The bilateral Simpson-Bowles Commissionin 2010 presented many important recommendations that should be pursued, but it did not even mention the need to eliminate the regulatory subsidy to public debt.

Sir, unfortunately, getting rid of that distortion is no easy task, as regulators have really painted themselves into a corner. Can you imagine if regulators where to announce that the risk weight of US debt has been increased from 0% to 0.01%?

PS. In 1988, when with Basel I, statist regulators assigned that 0% risk weight the US debt was $2.6 trillion, now it is more than $22 trillion... but what has that to do with anything?
 
@PerKurowski

September 06, 2018

Three reasons to break the bank-sovereign doom loop: Safety, market signals and fighting crony statism

Sir, Thomas F Huertas, when commenting on Isabel Schnabel’s “How to break the bank-sovereign doom loop” of August 29 presents good reasons for why impose some capital requirements on banks when holding sovereign debt, in order to make the bank system safer. “Bank holdings of sovereign debt need scrutiny” September 6.

But making the bank system safer is not the only reason for why that should happen. 

The fact that banks need to hold less capital against sovereign debt translates into a subsidy that: a. impedes the market to send the right interest rate signals on these debts and b. favors the sovereign’s access to bank credit over that of the citizens… something that could only be of interest to redistribution profiteers or those wishing to engage in crony statism.

The horrible problem regulators now have is, after painting themselves into a corner with the 0% risk weight how do you get out without detonating that sovereign debt bomb?

PS. In November 2004, in a letter published by FT I asked: “how many Basel propositions it will take before they start realizing the damage they are doing by favoring so much bank lending to the public sector?” August 29,  I sent FT the following letter commenting on Isabel Schnabel’s article. As I am considered obsessed with the issue, it was of no interest to the editor.

@PerKurowski

June 26, 2018

Flags need also to be raised, when influential multilateral financial institutions help to blow up bubbles

Agustín Carstens, the general manager of the Bank for International Settlements writes: “A decade of unusually low interest rates and large-scale central bank asset purchases may have left many market participants unprepared, and contributed to a legacy of overblown balance sheets” “It is precisely when pressure starts to build that flags need to be raised” June 26.

Indeed, but to that we should add the presence of extraordinary low capital requirements for banks when lending to what’s perceived as safe, like to house buyers and sovereigns. These have helped to explode the exposure to this type of loans, as well as distort the signals sent to the markets, something that of course has also helped to inject a lot of liquidity. 

Carstens also opines: “At the BIS, we have come to appreciate how unrewarding it can be to flag risks when markets are running hot.
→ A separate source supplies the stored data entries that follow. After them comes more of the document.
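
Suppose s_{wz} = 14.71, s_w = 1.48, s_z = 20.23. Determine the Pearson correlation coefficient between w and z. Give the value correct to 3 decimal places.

r = Cov(w,z) / (s_w · s_z) = 14.71 / (1.48 × 20.23)
  = 14.71 / 29.9404 ≈ 0.491

0.491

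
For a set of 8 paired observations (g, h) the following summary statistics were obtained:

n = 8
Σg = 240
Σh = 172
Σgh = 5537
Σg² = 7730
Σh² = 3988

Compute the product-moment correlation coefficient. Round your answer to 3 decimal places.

0.962

r = (nΣgh − ΣgΣh) / √[(nΣg² − (Σg)²)(nΣh² − (Σh)²)]
Numerator: 8×5537 − 240×172 = 3016
Denominator: √[(61840 − 57600)(31904 − 29584)] = √[4240 × 2320] = 3136.3673
r = 3016 / 3136.3673 ≈ 0.962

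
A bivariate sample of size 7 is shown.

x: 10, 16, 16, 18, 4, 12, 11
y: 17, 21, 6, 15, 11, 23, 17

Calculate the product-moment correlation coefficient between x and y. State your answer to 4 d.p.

n = 7, Σx = 87, Σy = 110, Σx² = 1217, Σy² = 1930, Σxy = 1379
nΣxy − ΣxΣy = 9653 − 9570 = 83
nΣx² − (Σx)² = 8519 − 7569 = 950; nΣy² − (Σy)² = 13510 − 12100 = 1410
r = 83 / √(950 × 1410) = 83 / 1157.3677 ≈ 0.0717

0.0717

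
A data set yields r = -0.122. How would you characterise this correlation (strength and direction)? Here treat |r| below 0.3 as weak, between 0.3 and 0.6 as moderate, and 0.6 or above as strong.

weak negative

r = -0.122 < 0 so the relationship is negative.
|r| = 0.122, which falls in the weak range.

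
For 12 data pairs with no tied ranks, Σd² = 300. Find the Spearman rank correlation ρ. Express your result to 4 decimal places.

-0.0490

ρ = 1 − 6Σd² / [n(n²−1)] = 1 − 6×300 / (12×143)
  = 1 − 1800/1716 = 1 − 1.04895 ≈ -0.0490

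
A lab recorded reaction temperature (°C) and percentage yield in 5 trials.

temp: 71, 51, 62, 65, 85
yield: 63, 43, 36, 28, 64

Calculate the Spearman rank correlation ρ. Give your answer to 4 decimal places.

Rank temp: 4, 1, 2, 3, 5
Rank yield: 4, 3, 2, 1, 5
d = rank(temp) − rank(yield): 0, -2, 0, 2, 0; Σd² = 8
ρ = 1 − 6Σd² / [n(n²−1)] = 1 − 6×8 / (5×24) = 1 − 48/120 ≈ 0.6000

0.6000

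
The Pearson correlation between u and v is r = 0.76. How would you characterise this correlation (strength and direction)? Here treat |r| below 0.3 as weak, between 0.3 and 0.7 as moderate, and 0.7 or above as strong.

strong positive

r = 0.76 > 0 so the relationship is positive.
|r| = 0.76, which falls in the strong range.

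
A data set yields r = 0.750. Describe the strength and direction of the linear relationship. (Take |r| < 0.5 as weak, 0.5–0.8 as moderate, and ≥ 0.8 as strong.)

moderate positive

r = 0.750 > 0 so the relationship is positive.
|r| = 0.750, which falls in the moderate range.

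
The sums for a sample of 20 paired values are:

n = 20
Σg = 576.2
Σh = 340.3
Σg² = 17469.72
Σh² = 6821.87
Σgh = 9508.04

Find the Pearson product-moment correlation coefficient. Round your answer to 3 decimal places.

-0.313

r = (nΣgh − ΣgΣh) / √[(nΣg² − (Σg)²)(nΣh² − (Σh)²)]
Numerator: 20×9508.04 − 576.2×340.3 = -5920.06
Denominator: √[(349394.4 − 332006.44)(136437.4 − 115804.09)] = √[17387.96 × 20633.31] = 18941.2557
r = -5920.06 / 18941.2557 ≈ -0.313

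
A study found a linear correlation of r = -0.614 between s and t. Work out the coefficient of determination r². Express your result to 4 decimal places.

0.3770

r² = (-0.614)² = 0.3770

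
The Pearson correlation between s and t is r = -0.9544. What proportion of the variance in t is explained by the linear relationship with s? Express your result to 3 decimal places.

r² = (-0.9544)² = 0.911

0.911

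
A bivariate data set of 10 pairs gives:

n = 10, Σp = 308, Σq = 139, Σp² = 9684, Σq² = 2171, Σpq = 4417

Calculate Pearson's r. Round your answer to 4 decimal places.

0.6250

r = (nΣpq − ΣpΣq) / √[(nΣp² − (Σp)²)(nΣq² − (Σq)²)]
Numerator: 10×4417 − 308×139 = 1358
Denominator: √[(96840 − 94864)(21710 − 19321)] = √[1976 × 2389] = 2172.7089
r = 1358 / 2172.7089 ≈ 0.6250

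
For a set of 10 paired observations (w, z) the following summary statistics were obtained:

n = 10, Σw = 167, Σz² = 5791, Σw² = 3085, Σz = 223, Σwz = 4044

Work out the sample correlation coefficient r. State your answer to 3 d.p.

r = (nΣwz − ΣwΣz) / √[(nΣw² − (Σw)²)(nΣz² − (Σz)²)]
Numerator: 10×4044 − 167×223 = 3199
Denominator: √[(30850 − 27889)(57910 − 49729)] = √[2961 × 8181] = 4921.7823
r = 3199 / 4921.7823 ≈ 0.650

0.650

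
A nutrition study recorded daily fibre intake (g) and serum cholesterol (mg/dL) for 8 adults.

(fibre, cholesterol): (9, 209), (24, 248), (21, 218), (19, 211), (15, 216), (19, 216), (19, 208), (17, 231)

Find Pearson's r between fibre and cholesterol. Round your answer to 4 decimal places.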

Yet that is precisely when risks tend to be highest.” 

Indeed, that is the same difficulty all influential institutions like the IMF face since, whenever they flag a risk, they could be accused for helping to set off a crisis. But now they all have themselves to blame for making the flagging problem so much worse. By assigning risk-many sovereigns a risk weight of 0% they painted themselves into a corner. When you know that risk weight is absolutely wrong, how do you go about to change it without scaring the shit out of the markets?